Banten’s history consists of a complex narrative involving trade, political change, and cultural interactions. Banten was the largest city in the East Indies during the 16th and 17th centuries, where the Portuguese, Dutch, English, Japanese and Chinese were amongst many who established trading stations in the cosmopolitan port.
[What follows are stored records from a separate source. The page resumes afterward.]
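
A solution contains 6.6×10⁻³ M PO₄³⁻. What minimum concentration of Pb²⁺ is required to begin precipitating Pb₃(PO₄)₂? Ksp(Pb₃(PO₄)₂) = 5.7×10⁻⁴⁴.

1.1×10⁻¹³ M

Precipitation begins when Q = Ksp.
Pb₃(PO₄)₂(s) ⇌ 3 Pb²⁺(aq) + 2 PO₄³⁻(aq)
Ksp = [Pb²⁺]^3[PO₄³⁻]^2 = [Pb²⁺]^3(6.6×10⁻³)^2
[Pb²⁺]^3 = 5.7×10⁻⁴⁴ / (6.6×10⁻³)^2 = 1.3×10⁻³⁹
[Pb²⁺] = 1.1×10⁻¹³ M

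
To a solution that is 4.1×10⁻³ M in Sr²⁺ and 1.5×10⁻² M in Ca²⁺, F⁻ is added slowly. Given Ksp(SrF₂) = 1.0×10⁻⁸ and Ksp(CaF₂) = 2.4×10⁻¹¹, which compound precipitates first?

CaF₂

Each salt precipitates once Q = Ksp for that salt.
For SrF₂: [F⁻] = (Ksp/[Sr²⁺])^(1/2) = 1.6×10⁻³ M
For CaF₂: [F⁻] = (Ksp/[Ca²⁺])^(1/2) = 4.0×10⁻⁵ M
The smaller threshold [F⁻] is reached first, so CaF₂ precipitates first.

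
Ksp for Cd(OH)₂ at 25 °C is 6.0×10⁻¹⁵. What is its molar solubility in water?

Cd(OH)₂(s) ⇌ Cd²⁺(aq) + 2 OH⁻(aq)
If s mol/L of Cd(OH)₂ dissolves, [Cd²⁺] = s and [OH⁻] = 2s.
Ksp = [Cd²⁺][OH⁻]^2 = s · (2s)^2 = 4s^3
4s^3 = 6.0×10⁻¹⁵  ⇒  s^3 = 1.5×10⁻¹⁵
Taking the 3rd root, s = 1.1×10⁻⁵ M.

1.1×10⁻⁵ M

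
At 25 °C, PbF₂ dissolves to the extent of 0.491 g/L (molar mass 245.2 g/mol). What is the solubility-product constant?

Molar solubility s = (0.491 g/L) / (245.2 g/mol) = 2.0024×10⁻³ mol/L
PbF₂(s) ⇌ Pb²⁺(aq) + 2 F⁻(aq)
If s mol/L of PbF₂ dissolves, [Pb²⁺] = s and [F⁻] = 2s.
Ksp = [Pb²⁺][F⁻]^2 = s · (2s)^2 = 4s^3
Ksp = 4 × (2.0024×10⁻³)^3 = 3.21×10⁻⁸

Ksp = 3.21×10⁻⁸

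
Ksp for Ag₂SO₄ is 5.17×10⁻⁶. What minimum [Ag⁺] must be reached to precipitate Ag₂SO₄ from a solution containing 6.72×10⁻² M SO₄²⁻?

8.77×10⁻³ M

The threshold for precipitation is Q = Ksp.
Ag₂SO₄(s) ⇌ 2 Ag⁺(aq) + SO₄²⁻(aq)
Ksp = [Ag⁺]^2[SO₄²⁻] = [Ag⁺]^2(6.72×10⁻²)
[Ag⁺]^2 = 5.17×10⁻⁶ / (6.72×10⁻²) = 7.69×10⁻⁵
[Ag⁺] = 8.77×10⁻³ M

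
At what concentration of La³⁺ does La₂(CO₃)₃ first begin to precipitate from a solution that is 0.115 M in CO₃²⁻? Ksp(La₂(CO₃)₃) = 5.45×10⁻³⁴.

5.99×10⁻¹⁶ M

The threshold for precipitation is Q = Ksp.
La₂(CO₃)₃(s) ⇌ 2 La³⁺(aq) + 3 CO₃²⁻(aq)
Ksp = [La³⁺]^2[CO₃²⁻]^3 = [La³⁺]^2(0.115)^3
[La³⁺]^2 = 5.45×10⁻³⁴ / (0.115)^3 = 3.58×10⁻³¹
[La³⁺] = 5.99×10⁻¹⁶ M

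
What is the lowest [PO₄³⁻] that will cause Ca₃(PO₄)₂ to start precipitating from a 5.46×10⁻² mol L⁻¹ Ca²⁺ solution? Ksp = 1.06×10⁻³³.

2.55×10⁻¹⁵ M

A salt starts to precipitate once the ion product Q reaches its Ksp.
Ca₃(PO₄)₂(s) ⇌ 3 Ca²⁺(aq) + 2 PO₄³⁻(aq)
Ksp = [Ca²⁺]^3[PO₄³⁻]^2 = [PO₄³⁻]^2(5.46×10⁻²)^3
[PO₄³⁻]^2 = 1.06×10⁻³³ / (5.46×10⁻²)^3 = 6.51×10⁻³⁰
[PO₄³⁻] = 2.55×10⁻¹⁵ mol L⁻¹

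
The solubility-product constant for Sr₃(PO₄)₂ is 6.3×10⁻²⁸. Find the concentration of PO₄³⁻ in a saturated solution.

Sr₃(PO₄)₂(s) ⇌ 3 Sr²⁺(aq) + 2 PO₄³⁻(aq)
Let s be the molar solubility. Then [Sr²⁺] = 3s and [PO₄³⁻] = 2s.
Ksp = [Sr²⁺]^3[PO₄³⁻]^2 = (3s)^3 · (2s)^2 = 108s^5 = 6.3×10⁻²⁸
s = 1.4×10⁻⁶ M
[PO₄³⁻] = 2s = 2.8×10⁻⁶ M

2.8×10⁻⁶ M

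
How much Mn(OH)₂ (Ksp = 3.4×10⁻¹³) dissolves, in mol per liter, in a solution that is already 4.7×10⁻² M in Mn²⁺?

Mn(OH)₂(s) ⇌ Mn²⁺(aq) + 2 OH⁻(aq)
Mn²⁺ is already present at 4.7×10⁻² M. If s mol/L of Mn(OH)₂ dissolves, [OH⁻] = 2s while [Mn²⁺] ≈ 4.7×10⁻² M.
Ksp = [Mn²⁺][OH⁻]^2 = (4.7×10⁻²)(2s)^2
(2s)^2 = 3.4×10⁻¹³ / (4.7×10⁻²) = 7.2×10⁻¹²
s = 1.3×10⁻⁶ M

1.3×10⁻⁶ M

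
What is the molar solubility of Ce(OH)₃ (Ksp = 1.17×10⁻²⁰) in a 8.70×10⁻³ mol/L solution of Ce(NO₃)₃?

Ce(OH)₃(s) ⇌ Ce³⁺(aq) + 3 OH⁻(aq)
The solution already contains Ce³⁺ at 8.70×10⁻³ mol/L. Let s be the molar solubility of Ce(OH)₃.
[Ce³⁺] ≈ 8.70×10⁻³ mol/L (common ion dominates); [OH⁻] = 3s.
Ksp = [Ce³⁺][OH⁻]^3 = (8.70×10⁻³)(3s)^3
(3s)^3 = 1.17×10⁻²⁰ / (8.70×10⁻³) = 1.34×10⁻¹⁸
s = 3.68×10⁻⁷ mol/L

3.68×10⁻⁷ M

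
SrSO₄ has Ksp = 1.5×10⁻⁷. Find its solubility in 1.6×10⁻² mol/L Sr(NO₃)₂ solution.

9.4×10⁻⁶ M

SrSO₄(s) ⇌ Sr²⁺(aq) + SO₄²⁻(aq)
Let s be the solubility of SrSO₄ here. The common ion gives [Sr²⁺] ≈ 1.6×10⁻² mol/L, and [SO₄²⁻] = s.
Ksp = [Sr²⁺][SO₄²⁻] = (1.6×10⁻²)s
s = 1.5×10⁻⁷ / (1.6×10⁻²) = 9.4×10⁻⁶
s = 9.4×10⁻⁶ mol/L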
The Banten Lama research focuses on the daily life-ways and interaction between the multifarious populations in ancient Banten. The archaeological investigation at Banten Lama is collaboration between the Pusat Penelitian dan Pengembangan Arkeologi Nasional Indonesia (the Indonesian National Centre for Archaeology), the Department of Southeast Asian Studies (National University of Singapore), and Department of Archaeology (Boston University). There have been three annual seasons since 2009; from 2012, the project will be spearheaded by the ISEAS Archaeology Unit. The principal archaeologists for the project are Sonny Wibisono, Naniek Wibisono, and Serji Yanto from the Pusat Arkeologi; Kay Ueda of Boston University; and Lim Chen Sian (NUS SEAD, ISEAS AU).